Quote from EliteThink:
Hormones are the key to all metabolic activity. Growth hormone is largely responsible for controlling the rate at which we age and store and use energy (burn fat). In short the book explains how to nearly cease aging, diet correctly with both carbs, fat and protein and evaluate the most beneficial way to work out from a hormonal stand point.
Many good ideas have been presented in this thread, I feel nhe pulls from the best of all of them.
Hmm, just checked out the link you provided.
I must say, I'm not terribly impressed.
That's not to say his information isn't valid, it's just that the way it is presented has my BS sensors tingling.
Eg,
"The Eating Plan is based on a
super-advanced, next century dietary technology called macronutrient cycling"
Comment: Oh please!
"most dietary practices recommended by
the "experts" have an adverse"
Comment: bashing "the experts"; not so bad in and of itself, but when you pair it up with hyperbole it starts to stink.

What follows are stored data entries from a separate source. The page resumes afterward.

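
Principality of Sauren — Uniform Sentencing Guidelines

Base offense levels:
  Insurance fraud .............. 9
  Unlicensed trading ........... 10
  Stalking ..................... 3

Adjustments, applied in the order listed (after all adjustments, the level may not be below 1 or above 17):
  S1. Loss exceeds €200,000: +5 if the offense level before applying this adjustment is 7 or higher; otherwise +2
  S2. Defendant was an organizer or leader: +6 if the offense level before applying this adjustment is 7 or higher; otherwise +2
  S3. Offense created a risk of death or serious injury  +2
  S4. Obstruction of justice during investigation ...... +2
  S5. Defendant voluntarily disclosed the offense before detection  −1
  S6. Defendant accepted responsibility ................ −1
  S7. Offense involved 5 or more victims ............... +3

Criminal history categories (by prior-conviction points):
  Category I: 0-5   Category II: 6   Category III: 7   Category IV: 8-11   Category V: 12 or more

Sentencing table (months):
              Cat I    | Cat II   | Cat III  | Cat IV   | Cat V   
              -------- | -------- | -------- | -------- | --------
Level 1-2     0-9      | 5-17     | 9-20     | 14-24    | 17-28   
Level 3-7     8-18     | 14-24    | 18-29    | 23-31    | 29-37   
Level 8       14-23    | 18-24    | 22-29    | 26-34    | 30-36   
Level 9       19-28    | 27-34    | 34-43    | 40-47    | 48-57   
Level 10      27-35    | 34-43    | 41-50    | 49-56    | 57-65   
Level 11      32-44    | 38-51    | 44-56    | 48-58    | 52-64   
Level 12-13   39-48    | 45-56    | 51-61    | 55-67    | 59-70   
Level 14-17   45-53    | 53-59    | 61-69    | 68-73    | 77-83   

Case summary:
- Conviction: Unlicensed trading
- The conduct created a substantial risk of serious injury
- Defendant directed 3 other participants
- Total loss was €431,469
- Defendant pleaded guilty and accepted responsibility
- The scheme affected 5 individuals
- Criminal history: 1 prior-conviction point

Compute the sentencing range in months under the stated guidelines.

Base offense level for unlicensed trading: 10.
S1 applies (level before this adjustment is 10 ≥ 7, so +5): 10 + 5 = 15.
S2 applies (level before this adjustment is 15 ≥ 7, so +6): 15 + 6 = 21.
S3 applies: 21 + 2 = 23.
S5 does not apply.
S6 applies: 23 − 1 = 22.
S7 applies: 22 + 3 = 25.
Level 25 exceeds the maximum of 17; capped at 17.
Final offense level: 17.
Criminal history: 1 prior point → Category I (0-5).
Level 17 falls in the 14-17 band.
Grid: Level 14-17 × Category I = 45-53 months.

45-53 months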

"Let's say you want to eat a heaping plate of pasta with chocolate cake for dessert, no problem - it is unlikely that even one molecule will be stored as fat, so long as you eat it at the right time in your cycle. "
Comment: What's the old line about if something sounds too good to be true?
".... . . you will have the best of both worlds eating-wise, while your bodyfat melts away, hour-by-hour!"
Comment: Good example. That just has "infomercial" written all over it!
"But there's more...."
Comment: Lol! How much more blatantly infomercial can you get!
That's basically the tone of the whole site. Not really inspiring, I'm afraid. The fact that it's not available from Amazon doesn't inspire me with confidence either.
Oh, one more thing. I think there's a contradiction in his thesis, too.
"The low-fat diet is one example of a diet that actually stimulates lipogenic (fat-producing) hormones! (This explains why the incidence of obesity has risen in the U.S. over the last twenty years, concurrently with the low-fat craze.)"
Comment: okay, so the advice given by "the experts" has people doing the above.
Then, later,
"Now you see one big reason why conventional dieting is doomed to failure. The virtually universal "rebound effect" (in which the dieter promptly regains lost fat after discontinuing the diet) experienced by conventional dieters......"
Comment: so, first he blames the 'low fat' diet for actually increasing levels of obesity -- ie, it "doesn't work" --, yet then, in the second paragraph I quote, he says that the dieter
regains the fat he lost after stopping the diet.
But if he "regained" it, he must have lost it in the first place.
Corollary: the low fat diet actually
worked in lowering fat levels, and the only reason the fat levels went back up again was because the dieter went off the diet.